Sleepless in Silverton
After a solid 22 hours of bikepacking, you would think that sleep would come quite easy. However, I lay there for 5 hours wide-awake. I practiced my Yoga Nidra routine and meditated (that’s supposed to be as restorative as sleep). At 6am, I packed up my things and went to the coffee shop for hot breakfast burritos and coffee then resupplied at the grocery store.
Off to Stoney Pass
It’s a dirt road. I should be able to just ride right up it,… right? Wrong. It’s 5 miles with 3,000 feet of elevation gain. Oh yeah. And my shifter blew up about 2 miles into the climb. After working on the shifter for about 30 minutes, I was able to get it to stay in the granny gear. I just had to remember not to shift at all. Turns out that I would spend most of the day pushing my bike anyway, so I didn’t really need gears much at all. Later, I was able to get the bike to shift between the 3 easiest gears and this would hopefully work well enough to get me to Buena Vista.
Ewe Are Not Alone
Once I pushed my bike up to the Cataract Ridge, I saw a huge herd of sheep. There were hundreds of them on the mountainside and obstructing the downhill part the trail!! After pushing my bike for over 5 hours, I felt I had earned a good downhill and was worried that the sheep would spoil the fun for me. But, I hopped on the bike, rolled down the hill at top speed and the sheep went running off the trail like Moses parting the Red Sea!!!! It was like sheep bowling!!
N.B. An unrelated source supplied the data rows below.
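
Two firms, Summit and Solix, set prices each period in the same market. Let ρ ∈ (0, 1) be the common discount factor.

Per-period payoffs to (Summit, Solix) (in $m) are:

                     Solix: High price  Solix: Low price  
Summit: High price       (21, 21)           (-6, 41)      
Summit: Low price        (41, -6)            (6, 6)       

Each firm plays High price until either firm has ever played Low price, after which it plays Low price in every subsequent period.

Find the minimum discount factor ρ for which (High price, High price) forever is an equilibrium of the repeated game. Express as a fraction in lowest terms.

Under grim trigger the critical discount factor is (T−C)/(T−P) with T = 41, C = 21, P = 6.
ρ* = (41−21)/(41−6) = 20/35 = 4/7.

4/7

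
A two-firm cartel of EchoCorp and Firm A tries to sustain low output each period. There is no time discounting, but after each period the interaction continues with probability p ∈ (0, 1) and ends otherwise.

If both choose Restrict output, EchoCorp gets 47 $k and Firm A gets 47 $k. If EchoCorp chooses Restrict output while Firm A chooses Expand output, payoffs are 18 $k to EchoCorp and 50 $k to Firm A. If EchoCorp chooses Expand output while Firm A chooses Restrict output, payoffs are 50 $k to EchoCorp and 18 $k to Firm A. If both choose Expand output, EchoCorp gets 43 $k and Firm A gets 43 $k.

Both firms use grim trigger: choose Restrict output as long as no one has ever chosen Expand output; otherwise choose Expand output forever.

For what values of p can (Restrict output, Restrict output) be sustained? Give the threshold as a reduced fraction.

With no time discounting, the continuation probability p plays the role of the discount factor.
Grim-trigger IC: 47/(1−p) ≥ 50 + 43p/(1−p) ⇒ p ≥ (50−47)/(50−43) = 3/7.

3/7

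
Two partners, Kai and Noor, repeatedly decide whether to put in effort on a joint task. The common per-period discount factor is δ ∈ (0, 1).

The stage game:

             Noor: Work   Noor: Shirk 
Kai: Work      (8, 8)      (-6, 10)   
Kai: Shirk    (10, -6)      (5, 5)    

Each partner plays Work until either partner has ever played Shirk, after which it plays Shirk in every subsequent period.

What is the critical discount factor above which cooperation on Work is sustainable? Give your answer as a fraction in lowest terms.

One-period gain from deviating is 10 − 8 = 2. The loss is 8 − 5 = 3 in every subsequent period, with present value 3·δ/(1−δ).
Deviation is unprofitable when 3·δ/(1−δ) ≥ 2, i.e. δ/(1−δ) ≥ 2/3.
Equivalently δ ≥ 2/(2+3) = 2/5.

2/5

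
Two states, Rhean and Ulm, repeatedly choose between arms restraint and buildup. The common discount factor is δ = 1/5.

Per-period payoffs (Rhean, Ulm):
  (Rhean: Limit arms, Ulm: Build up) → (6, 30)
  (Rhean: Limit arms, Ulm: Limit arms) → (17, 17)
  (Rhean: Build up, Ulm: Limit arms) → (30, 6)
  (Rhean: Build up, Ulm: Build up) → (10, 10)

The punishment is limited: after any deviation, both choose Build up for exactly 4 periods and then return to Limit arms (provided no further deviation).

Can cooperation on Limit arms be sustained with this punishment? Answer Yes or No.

No

IC: δ+…+δ^4 ≥ (30−17)/(17−10) = 13/7.
At δ = 1/5: partial sum = 0.2496 < 1.8571. Cooperation not sustainable.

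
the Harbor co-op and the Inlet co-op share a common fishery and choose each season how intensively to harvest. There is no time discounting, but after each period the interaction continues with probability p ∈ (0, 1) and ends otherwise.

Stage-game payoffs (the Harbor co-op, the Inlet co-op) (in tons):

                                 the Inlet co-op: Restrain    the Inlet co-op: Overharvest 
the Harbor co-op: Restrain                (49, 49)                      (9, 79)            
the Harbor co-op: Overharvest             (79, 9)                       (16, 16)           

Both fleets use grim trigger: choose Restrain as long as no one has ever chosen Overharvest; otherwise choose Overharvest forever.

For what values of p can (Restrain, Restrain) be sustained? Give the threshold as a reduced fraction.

Expected cooperation value is 49 + p·49 + p²·49 + … = 49/(1−p); deviation gives 79 + p·16/(1−p).
49 ≥ 79(1−p) + 16p ⇒ 63p ≥ 30 ⇒ p ≥ 30/63 = 10/21.

10/21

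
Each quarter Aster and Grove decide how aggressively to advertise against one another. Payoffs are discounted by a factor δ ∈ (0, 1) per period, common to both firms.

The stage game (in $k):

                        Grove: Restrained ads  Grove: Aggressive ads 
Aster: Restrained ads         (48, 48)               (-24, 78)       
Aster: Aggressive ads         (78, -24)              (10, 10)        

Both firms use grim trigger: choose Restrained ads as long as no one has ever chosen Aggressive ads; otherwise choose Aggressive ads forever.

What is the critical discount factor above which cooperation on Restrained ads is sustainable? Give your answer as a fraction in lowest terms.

Under grim trigger the critical discount factor is (T−C)/(T−P) with T = 78, C = 48, P = 10.
δ* = (78−48)/(78−10) = 30/68 = 15/34.

15/34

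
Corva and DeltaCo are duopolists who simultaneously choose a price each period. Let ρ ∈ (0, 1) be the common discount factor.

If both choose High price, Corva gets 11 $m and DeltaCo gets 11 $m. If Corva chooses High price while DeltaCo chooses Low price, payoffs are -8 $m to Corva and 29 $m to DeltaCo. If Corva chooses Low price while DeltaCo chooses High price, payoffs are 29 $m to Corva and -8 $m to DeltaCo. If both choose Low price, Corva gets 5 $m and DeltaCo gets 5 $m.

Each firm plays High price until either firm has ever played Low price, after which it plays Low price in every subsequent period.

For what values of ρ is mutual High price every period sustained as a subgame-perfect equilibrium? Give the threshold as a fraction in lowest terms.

11/(1−ρ) ≥ 29 + 5ρ/(1−ρ)
11 ≥ 29 − 24ρ
ρ ≥ 18/24 = 3/4.

3/4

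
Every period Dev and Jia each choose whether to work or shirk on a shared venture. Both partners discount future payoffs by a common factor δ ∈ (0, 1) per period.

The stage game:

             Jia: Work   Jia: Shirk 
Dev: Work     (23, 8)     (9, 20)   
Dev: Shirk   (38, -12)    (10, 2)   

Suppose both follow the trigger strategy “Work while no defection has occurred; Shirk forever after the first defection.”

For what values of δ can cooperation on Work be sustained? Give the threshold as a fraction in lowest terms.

For Dev: deviation gain 38−23 = 15, per-period punishment loss 23−10 = 13. IC gives δ ≥ 15/28.
For Jia: gain 12, loss 6 per period, so δ ≥ 12/18 = 2/3.
The tighter constraint is Jia's, so cooperation needs δ ≥ 2/3.

2/3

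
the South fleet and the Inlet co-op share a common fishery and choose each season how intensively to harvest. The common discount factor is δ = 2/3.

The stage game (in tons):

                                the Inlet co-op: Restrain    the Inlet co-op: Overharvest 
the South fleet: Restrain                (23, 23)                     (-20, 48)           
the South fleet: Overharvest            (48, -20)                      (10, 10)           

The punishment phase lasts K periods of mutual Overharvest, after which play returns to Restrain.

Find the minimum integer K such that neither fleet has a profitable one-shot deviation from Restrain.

9

Need Σ_{k=1}^{K} δ^k ≥ (48−23)/(23−10) = 1.9231 at δ = 2/3.
At K = 8 the sum is 1.9220 < 1.9231; at K = 9 it is 1.9480 ≥ 1.9231.
So the minimum punishment length is K = 9.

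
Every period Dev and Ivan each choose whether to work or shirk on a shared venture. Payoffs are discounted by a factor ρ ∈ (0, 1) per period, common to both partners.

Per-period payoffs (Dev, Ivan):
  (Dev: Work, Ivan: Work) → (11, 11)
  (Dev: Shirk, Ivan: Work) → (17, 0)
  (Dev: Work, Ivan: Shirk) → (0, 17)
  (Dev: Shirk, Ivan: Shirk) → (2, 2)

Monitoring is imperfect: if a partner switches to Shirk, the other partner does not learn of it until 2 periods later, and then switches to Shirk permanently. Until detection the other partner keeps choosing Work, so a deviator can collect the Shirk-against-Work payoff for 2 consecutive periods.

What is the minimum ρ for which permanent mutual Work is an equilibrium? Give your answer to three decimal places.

0.632

Deviating for the 2 undetected periods gains 17−11 = 6 per period over cooperation, then loses 11−2 = 9 per period forever once punishment starts.
Gain: 6(1 + ρ + … + ρ^1); loss: 9·ρ^2/(1−ρ).
No profitable deviation ⇔ 6(1−ρ^2) ≤ 9·ρ^2, i.e. ρ^2 ≥ 6/(6+9) = 2/5.
Hence ρ ≥ (2/5)^(1/2) ≈ 0.632.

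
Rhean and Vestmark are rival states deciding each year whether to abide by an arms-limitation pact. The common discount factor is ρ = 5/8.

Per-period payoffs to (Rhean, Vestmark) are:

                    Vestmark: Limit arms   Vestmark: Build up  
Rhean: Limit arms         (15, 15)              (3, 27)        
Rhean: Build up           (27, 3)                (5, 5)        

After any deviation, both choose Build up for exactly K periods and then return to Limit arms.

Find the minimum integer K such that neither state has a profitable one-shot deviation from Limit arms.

No profitable deviation requires (15−5)(ρ+…+ρ^K) ≥ 27−15, i.e. ρ+…+ρ^K ≥ 6/5 ≈ 1.2000.
With ρ = 5/8, the partial sums are K=1: 0.6250, K=2: 1.0156, K=3: 1.2598.
K = 3 is the first length at which the sum reaches 1.2000.

3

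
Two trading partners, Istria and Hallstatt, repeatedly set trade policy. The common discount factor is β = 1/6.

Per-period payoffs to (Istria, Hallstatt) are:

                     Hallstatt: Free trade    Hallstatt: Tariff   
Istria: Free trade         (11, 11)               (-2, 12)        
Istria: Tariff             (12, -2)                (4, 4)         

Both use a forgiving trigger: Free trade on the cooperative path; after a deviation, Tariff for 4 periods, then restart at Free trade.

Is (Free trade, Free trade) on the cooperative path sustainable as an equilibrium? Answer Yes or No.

Yes

A one-shot deviation gives 12 now, then 4 for 4 periods, then back to 11.
Gain from deviating: (12−11) today; loss: (11−4) in each of the next 4 periods.
No-deviation condition: (11−4)(β+…+β^4) ≥ 12−11, i.e. β+…+β^4 ≥ 1/7.
At β = 1/6: β+…+β^4 = 0.1998 ≥ 0.1429.
So cooperation is sustainable.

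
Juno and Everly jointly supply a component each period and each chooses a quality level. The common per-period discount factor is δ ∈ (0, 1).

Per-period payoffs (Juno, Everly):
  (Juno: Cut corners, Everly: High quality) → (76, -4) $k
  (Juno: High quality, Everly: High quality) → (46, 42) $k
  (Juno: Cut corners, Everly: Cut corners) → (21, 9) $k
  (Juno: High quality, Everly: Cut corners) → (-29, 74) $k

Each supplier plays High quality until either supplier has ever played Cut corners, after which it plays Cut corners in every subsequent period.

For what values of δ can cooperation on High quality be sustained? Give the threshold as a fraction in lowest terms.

Juno's threshold: (76−46)/(76−21) = 6/11.
Everly's threshold: (74−42)/(74−9) = 32/65.
6/11 > 32/65, so Juno binds and δ* = 6/11.

6/11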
Later on, I started yo-yo-ing the trail with some guy who came all the way from Ecuador to ride this crazy race. We were both struggling with the hike-a-bike and high elevation (we spent most of this day above 13,000 feet elevation). We ended up spending the next 4 days together on the trail. I wouldn’t learn his name until later the next day.
I struggled with fatigue and was anxious that I needed to sleep before reaching Coney, the highest point on the Colorado Trail. This meant sleeping at 12,300 feet, which would not be good for my lungs. But I didn’t think I could push any further without sleep. The guy from Ecuador tried to push me a bit further. Had I been familiar with the terrain, it probably would’ve been wiser to push a bit further as the climb to Coney was pretty easy, only 1 mile away, and followed by a pretty fun descent.
Ultimately, I just felt too tired to move anymore. I had to set up camp. The guy from Ecuador camped with me because we were benefitting from each other’s company. While setting up camp, my CamelBak hose got caught in my wheel and the Hydrolock from the mouthpiece (the part that keeps the water from just pouring out of the hose) got pulled off and lost in the weeds. Water leaked everywhere with only ½ liter remaining. Thank goodness I had thought to bring a spare bladder with me.
Once we settled into our bivies, I was able to fall asleep quite easily. The weather was warm and the wind was calm. I slept soundly until 2am and it felt GOOD!